" 'Why?' is almost never a valid question. But sometimes it has to be asked anyway. "
Well, I guess it's time for me to try to address what I think are the two MIQ's (Most Important Questions). They may not be the two most important questions in the universe, but in my life, they need an answer - or at least a resolution.
The first question is, "Why am I gay?" The second is, Why am I a Christian?"
The apparent mutual exclusivity in my life could be easily avoided by renouncing Christianity - or watering it down like others have so that Christ doesn't really stand for anything. Gay and otherwise, many people have decided that Christ isn't for them because of some theme and variation of, "He doesn't meet my expectations." If Christ loves everyone except me, then He really isn't Christ. It's not a hard trip, and many have made that jump with ease.
If I could take a drug, say a prayer, do a chant or dance or some pagan ritual, or borrow Harry Potter's wand and not be gay, I would do it in a heartbeat and never look back. Why would anybody choose this lifestyle? I would have made a good father, husband and little league coach (well maybe not a coach). I would love to have fallen in love with the girl of my dreams back in the early 80's, gotten married, raised two (but no more than that) beautiful kids and hummed the "Leave it to Beaver" tune for the rest of my life.
Whenever I fall in love, I fall hard - and forever. I would have been a faithful, competent partner. I would have worked hard to please, protect, cherish and be an asset to whoever I mutually connected with in that way. There's not a day that goes by that I don't long for that opportunity.
So why on earth did I have to spend my life to age 40 avoiding relationships with girls (so they didn't think the world was turning in a direction it couldn't possibly go), and avoiding relationships with guys (so I didn't turn in a direction I was taught is automatic rejection of everything I believed about Christ)?

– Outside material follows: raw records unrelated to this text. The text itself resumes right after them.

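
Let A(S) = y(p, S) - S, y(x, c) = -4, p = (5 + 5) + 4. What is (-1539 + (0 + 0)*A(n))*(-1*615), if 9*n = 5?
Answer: 946485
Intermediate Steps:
n = 5/9 (n = (⅑)*5 = 5/9 ≈ 0.55556)
p = 14 (p = 10 + 4 = 14)
A(S) = -4 - S
(-1539 + (0 + 0)*A(n))*(-1*615) = (-1539 + (0 + 0)*(-4 - 1*5/9))*(-1*615) = (-1539 + 0*(-4 - 5/9))*(-615) = (-1539 + 0*(-41/9))*(-615) = (-1539 + 0)*(-615) = -1539*(-615) = 946485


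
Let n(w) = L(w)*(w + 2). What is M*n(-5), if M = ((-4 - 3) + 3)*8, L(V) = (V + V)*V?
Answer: 4800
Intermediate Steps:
L(V) = 2*V**2 (L(V) = (2*V)*V = 2*V**2)
n(w) = 2*w**2*(2 + w) (n(w) = (2*w**2)*(w + 2) = (2*w**2)*(2 + w) = 2*w**2*(2 + w))
M = -32 (M = (-7 + 3)*8 = -4*8 = -32)
M*n(-5) = -64*(-5)**2*(2 - 5) = -64*25*(-3) = -32*(-150) = 4800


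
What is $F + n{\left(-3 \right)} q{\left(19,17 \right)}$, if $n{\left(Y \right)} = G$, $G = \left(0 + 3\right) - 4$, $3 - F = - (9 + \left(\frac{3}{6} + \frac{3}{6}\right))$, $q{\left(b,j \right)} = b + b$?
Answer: $-25$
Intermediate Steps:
$q{\left(b,j \right)} = 2 b$
$F = 13$ ($F = 3 - - (9 + \left(\frac{3}{6} + \frac{3}{6}\right)) = 3 - - (9 + \left(3 \cdot \frac{1}{6} + 3 \cdot \frac{1}{6}\right)) = 3 - - (9 + \left(\frac{1}{2} + \frac{1}{2}\right)) = 3 - - (9 + 1) = 3 - \left(-1\right) 10 = 3 - -10 = 3 + 10 = 13$)
$G = -1$ ($G = 3 - 4 = -1$)
$n{\left(Y \right)} = -1$
$F + n{\left(-3 \right)} q{\left(19,17 \right)} = 13 - 2 \cdot 19 = 13 - 38 = -25$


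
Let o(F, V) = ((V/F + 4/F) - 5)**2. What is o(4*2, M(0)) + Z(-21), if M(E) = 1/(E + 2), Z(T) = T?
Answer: -335/256 ≈ -1.3086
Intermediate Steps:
M(E) = 1/(2 + E)
o(F, V) = (-5 + 4/F + V/F)**2 (o(F, V) = ((4/F + V/F) - 5)**2 = (-5 + 4/F + V/F)**2)
o(4*2, M(0)) + Z(-21) = (4 + 1/(2 + 0) - 20*2)**2/(4*2)**2 - 21 = (4 + 1/2 - 5*8)**2/8**2 - 21 = (4 + 1/2 - 40)**2/64 - 21 = (-71/2)**2/64 - 21 = (1/64)*(5041/4) - 21 = 5041/256 - 21 = -335/256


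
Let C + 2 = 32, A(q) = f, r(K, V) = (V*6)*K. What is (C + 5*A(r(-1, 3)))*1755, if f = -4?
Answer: 17550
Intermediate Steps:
r(K, V) = 6*K*V (r(K, V) = (6*V)*K = 6*K*V)
A(q) = -4
C = 30 (C = -2 + 32 = 30)
(C + 5*A(r(-1, 3)))*1755 = (30 + 5*(-4))*1755 = (30 - 20)*1755 = 10*1755 = 17550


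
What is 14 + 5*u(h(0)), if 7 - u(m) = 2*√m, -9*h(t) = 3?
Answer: 49 - 10*I*√3/3 ≈ 49.0 - 5.7735*I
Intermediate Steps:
h(t) = -⅓ (h(t) = -⅑*3 = -⅓)
u(m) = 7 - 2*√m
14 + 5*u(h(0)) = 14 + 5*(7 - 2*I*√3/3) = 14 + (35 - 10*I*√3/3) = 49 - 10*I*√3/3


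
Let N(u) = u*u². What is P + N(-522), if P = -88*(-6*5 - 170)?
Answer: -142219048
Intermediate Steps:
P = 17600 (P = -88*(-30 - 170) = -88*(-200) = 17600)
N(u) = u³
P + N(-522) = 17600 + (-522)³ = 17600 - 142236648 = -142219048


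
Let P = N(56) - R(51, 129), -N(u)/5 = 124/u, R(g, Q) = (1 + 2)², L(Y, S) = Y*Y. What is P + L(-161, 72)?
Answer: 362613/14 ≈ 25901.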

And I do believe the Christian worldview. Completely. I value my relationship with Christ and all that He represents, and to this day will not give it up for sex or human love or anything else on the planet. I was 'saved' June 9, 1972, when I was 9 years old at Vacation Bible School. And I believed in it then. I grew up seeking the things of God, willingly and eagerly. I was baptized, and it meant something to me. Because of it I was different. Even in High School when others went out and did things I knew to be wrong,. I thought, "Sorry, I can't go there. I've been baptized, and that changes the rules for me."
Nonetheless, I have fallen completely and hopelessly in love with three guys in my life. Two are straight. One is a successful doctor, and I still love him completely. He has a wife and 4 kids, and as far as I'm concerned is the greatest person on the planet. The second is almost as great a guy, married with kid, and leading a wonderful life. The third is gay, and that story didn't end well at all. But I still love him.
I could write all night about how terrible, hurtful and difficult the conflict between God and Gay has been for me. I'm not bitching about my life though. I played the cards dealt to me as well as I knew how with a pure heart, and did not compromise in either direction. I always felt that it was better to be stuck in the middle of the conflict than it is to resolve it inappropriately.
If I have an objective in addressing the MIQ's, it is so that the next guy like me can have some assistance resolving the conflict before he is old and ugly, and can enjoy the benefits of a wonderful life, in the sight of God and in the arms of whoever his Eve turns out to be - even if it's Steve. I sure miss mine, and somehow I know that whoever he is, he misses me too.